Whether it’s the perfectly carved three-piece Conduit Cut in ‘Goldfinger’ or the fine textured perfectly fitting charcoal coloured suit worn in ‘Dr. No’, Connery was the first one to give Bond his legendary style, which is still being imitated after five decades.
1969: George Lazenby took to the formidable task of succeeding Sean Connery as MI6 agent with characteristic charm and confidence. In ‘On Her Majesty’s Secret Service’ saw Lazenby sport more liberal designs, tweed, gray textured suits and thin ties.
1973 – 1985: Roger Moore brought wit and sense of humour to the role of 007 — his Bond sported French-cuff shirts, which became his trademark. Moore embraced classy styles and fitted pants, introducing new colour palettes to Bond’s traditional style, while maintaining the sensuality and sophistication.

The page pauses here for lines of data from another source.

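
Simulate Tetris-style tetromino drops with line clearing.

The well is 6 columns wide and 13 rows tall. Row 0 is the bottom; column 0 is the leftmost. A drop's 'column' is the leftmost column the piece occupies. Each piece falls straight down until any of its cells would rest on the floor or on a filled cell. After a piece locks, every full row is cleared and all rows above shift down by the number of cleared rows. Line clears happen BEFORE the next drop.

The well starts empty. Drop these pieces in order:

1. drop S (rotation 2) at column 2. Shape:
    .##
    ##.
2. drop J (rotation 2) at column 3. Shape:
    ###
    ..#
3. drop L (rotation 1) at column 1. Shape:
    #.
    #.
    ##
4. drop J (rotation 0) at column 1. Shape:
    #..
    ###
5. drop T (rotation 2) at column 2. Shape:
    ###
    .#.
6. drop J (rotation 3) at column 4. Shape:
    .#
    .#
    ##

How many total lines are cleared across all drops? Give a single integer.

Drop 1: S rot2 at col 2 lands with bottom-row=0; cleared 0 line(s) (total 0); column heights now [0 0 1 2 2 0], max=2
Drop 2: J rot2 at col 3 lands with bottom-row=1; cleared 0 line(s) (total 0); column heights now [0 0 1 3 3 3], max=3
Drop 3: L rot1 at col 1 lands with bottom-row=1; cleared 0 line(s) (total 0); column heights now [0 4 2 3 3 3], max=4
Drop 4: J rot0 at col 1 lands with bottom-row=4; cleared 0 line(s) (total 0); column heights now [0 6 5 5 3 3], max=6
Drop 5: T rot2 at col 2 lands with bottom-row=5; cleared 0 line(s) (total 0); column heights now [0 6 7 7 7 3], max=7
Drop 6: J rot3 at col 4 lands with bottom-row=7; cleared 0 line(s) (total 0); column heights now [0 6 7 7 8 10], max=10

Answer: 0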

1987 – 1989: Timothy Dalton slipped into 007’s tuxedo in 1987 and became the fourth actor in the series to define Bond’s style. He introduced this very English style in ‘Licence to Kill’.
1995 – 2002: Pierce Brosnan’s performance as 007 saw a big shift of Bond’s style to a minimalist classic look. Brosnan donned uber-smooth Italian designer suits, leather jackets, knee length overcoats and all black ensembles.
2006 – 2015: Daniel Craig brought the danger and seductive rawness to the screen in 2006, redefining James Bond for the 21st Century. The brooding Bond today dresses in outstandingly fitting Brioni, Tom Hard suits and solo button tuxedos, maintaining the characteristic elegance. We see mix of tuxedos, from black in ‘Casino Royale’ to midnight blue in ‘The Quantum of Solace’ to lighter shades in ‘Skyfall’ as well as the legendary white tux, which makes a resurgence in ‘Spectre’. The seductive white braces with black bow tie and cufflinks added to the X-Factor and gave the new age Bond a debonair look.
Bond’s style and sophistication has developed and been refined many times over the years. For today’s modern man trying to achieve such an iconic look, co-founder of InStitchu James Wakefield says it can be done by taking a few simple lessons from the Bond’s style icons.
“Pay attention to the details and put a great emphasis on the fabric. Try to keep it plain and limit colours to charcoal grey, black and navy all of which will ensure you cut a smart figure. Remember, modern Bond only wears single-breasted suits and always keeps the button fastened, so you should too.
“When it comes to shirts, go for pale blues, plain whites and pale cream hues. Shirt cuffs are also an important component if you are trying to emulate the Bond look, and if it’s a black tie occasion, a single-breasted tuxedo either with peaked lapels or a shawl lapel will ensure you look the part.
“And finally but most importantly, remember, it’s shaken not stirred.”